Autocélébration
Or donc, aujourd'hui, la Suisse se célèbre elle-même. Non telle qu'elle est, mais telle qu'elle veut se voir. Le 1er août, c'est la célébration d'une Suisse à jamais morte, à supposer qu'elle ait même jamais été vivante : la Suisse du « peuple des bergers, libre sur sa terre » (haute et féconde). Une Suisse rupestre, alpestre, agreste. Tribale. La Suisse du hornuss, de la lutte au caleçon , du cor des Alpes, de la pierre d'Unspunnen , des combats de vaches d'Herens et des commissions municipales de naturalisation des métèques.
La Suisse se rêve comme village et n'aime toujours pas ses villes, mais le pays des Suisses change sans que les Suisses l'admettent : on est passé d'un pays de petites villes au milieu d'une grande campagne (de plaine ou de montagne) à un pays de villes encerclant des campagnes en partie protégées, et pour leur partie non protégée, grignotées par les villes. Les anciens espaces ruraux sont désormais peuplés d'urbains fuyant les villes, et lorsqu'y résonnent encore le bruit des cloches du bétail ou le chant d'un coq, les nouveaux résidents portent plainte contre les derniers paysans...

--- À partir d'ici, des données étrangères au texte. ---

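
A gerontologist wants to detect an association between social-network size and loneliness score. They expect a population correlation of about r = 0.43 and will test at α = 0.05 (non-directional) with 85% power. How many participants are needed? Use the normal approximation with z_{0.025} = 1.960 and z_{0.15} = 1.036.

Fisher's z: C = ½·ln((1+r)/(1−r)) = ½·ln(2.5088) = 0.4599.
n = ((z_{α/2} + z_β)/C)² + 3.
(1.960 + 1.036) / 0.4599 = 2.996 / 0.4599 = 6.514.
n = 6.514² + 3 = 42.44 + 3 = 45.4.
Round up.

n = 46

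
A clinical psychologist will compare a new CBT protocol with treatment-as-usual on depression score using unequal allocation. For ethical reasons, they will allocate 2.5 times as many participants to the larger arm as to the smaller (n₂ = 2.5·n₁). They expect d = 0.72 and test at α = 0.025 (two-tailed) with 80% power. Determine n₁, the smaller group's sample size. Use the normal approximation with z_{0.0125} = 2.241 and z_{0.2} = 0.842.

n₁ = 26

With allocation ratio k = n₂/n₁ = 2.5, Var(x̄₁−x̄₂) = σ²(1/n₁ + 1/(k·n₁)) = σ²·(k+1)/(k·n₁).
So n₁ = (1 + 1/k)·((z_{α/2} + z_β)/d)² = 1.400 × (3.083/0.72)².
n₁ = 1.400 × 18.34 = 25.7.
Round up: n₁ = 26, giving n₂ = 2.5 × 26 = 65.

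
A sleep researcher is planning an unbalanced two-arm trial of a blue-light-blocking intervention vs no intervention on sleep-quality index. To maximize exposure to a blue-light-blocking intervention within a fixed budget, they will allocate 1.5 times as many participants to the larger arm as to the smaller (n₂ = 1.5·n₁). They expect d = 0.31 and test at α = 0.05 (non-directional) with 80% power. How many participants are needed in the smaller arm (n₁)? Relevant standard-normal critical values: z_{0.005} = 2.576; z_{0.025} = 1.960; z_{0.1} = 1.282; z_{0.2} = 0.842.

With allocation ratio k = n₂/n₁ = 1.5, Var(x̄₁−x̄₂) = σ²(1/n₁ + 1/(k·n₁)) = σ²·(k+1)/(k·n₁).
So n₁ = (1 + 1/k)·((z_{α/2} + z_β)/d)² = 1.667 × (2.802/0.31)².
n₁ = 1.667 × 81.70 = 136.2.
Round up: n₁ = 137, giving n₂ = ⌈1.5 × 137⌉ = ⌈205.5⌉ = 206.

n₁ = 137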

« Ce que nous ne voulons pas, c'est le funeste mélange que l'on commence à voir autour de nos villes, à savoir ces villages à moitié urbanisés et ces centres à moitié villageois », écrivait Max Frisch en 1955... soixante ans plus tard, on y est, dans ces villes qui se nient comme telles et ces villages qui n'en sont plus... et c'est toujours sur le rêve d'une sorte de « ville campagnarde» que se construit un certain discours écologiste anti-urbain, rendant encore fragile la nécessaire alliance des écolos nostalgiques de la campagne d'antan et des urbains amants de la ville... La nostalgie rupestre, le stéréotype de la Suisse montagnarde, le rêve sam'suffiste, teinté d'une couche d'écologisme pour classes moyennes, ont concouru à l'étalement périurbain, bouffeur d'espace, dévoreur de terres agricoles, multiplicateur de déplacements pendulaires... et de votes à droite (pour résumer : les villes centre, peuplées de locataires se déplaçant en transports publics, votent à gauche, leurs couronnes résidentielles peuplées de propriétaires se déplaçant en bagnole votent à droite, et entre les deux prospèrent les populismes xénophobes...
Alors, braves gens qui allez ce soir faire résonner vos pétards, expédier vos fusées, allumer vos lampions : vous célébrerez ce 14 Thermidor un événement qui n'a jamais eu lieu et un pays qui n'existe plus, dans un pays qui ne veut pas se voir tel qu'il est, ni dans le semi-continent où il se trouve... Une fois par an vous avez bien le droit à ces illusions. Et ne vous désespérez pas qu'on ait cette année renoncé, dans votre commune, au feu d'artifice : le 1er août en est bien un en lui-même. Mais au lendemain de cette fête nostalgique, la réalité nous rattrapera : elle ne nous offre jamais que le choix de nous y soumettre ou de la changer.